Of course, this is all very similar to Four Lions, isn’t it? Morris’ Bafta-winning parody about four incompetent British terrorists was a critical hit in 2010, and shares many plot points with The Day Shall Come. But this time, we’re in the States – and although every effort is made to avoid losing that quintessential Britishness, it sometimes feels slightly sanitised. There’s less swearing, more action and several starry actors in the cast list. Anna Kendrick is excellent as an eager Fed, looking to stitch Moses up for her own benefit. While newcomer Marchánt Davis excels in his first lead role as the delusional prophet.
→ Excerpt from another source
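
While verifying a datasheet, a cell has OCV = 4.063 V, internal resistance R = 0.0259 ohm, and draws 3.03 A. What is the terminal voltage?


V = OCV - I*R = 4.063 - 3.03 * 0.0259 = 3.985 V

3.985 V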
The script is snappy – stuffed full with Morris’ trademark cutting dialogue – and every character feels expertly drawn. Yet there’s something missing. The heart and soul of Four Lions  was its greatest triumph. The jokes were great, naturally. But what made us care about those brainless idiots wasn’t the wisecracks. It was the characters underneath. The Day Shall Come is clever – and a serious feat of filmmaking. You just can’t quite love it in the same way.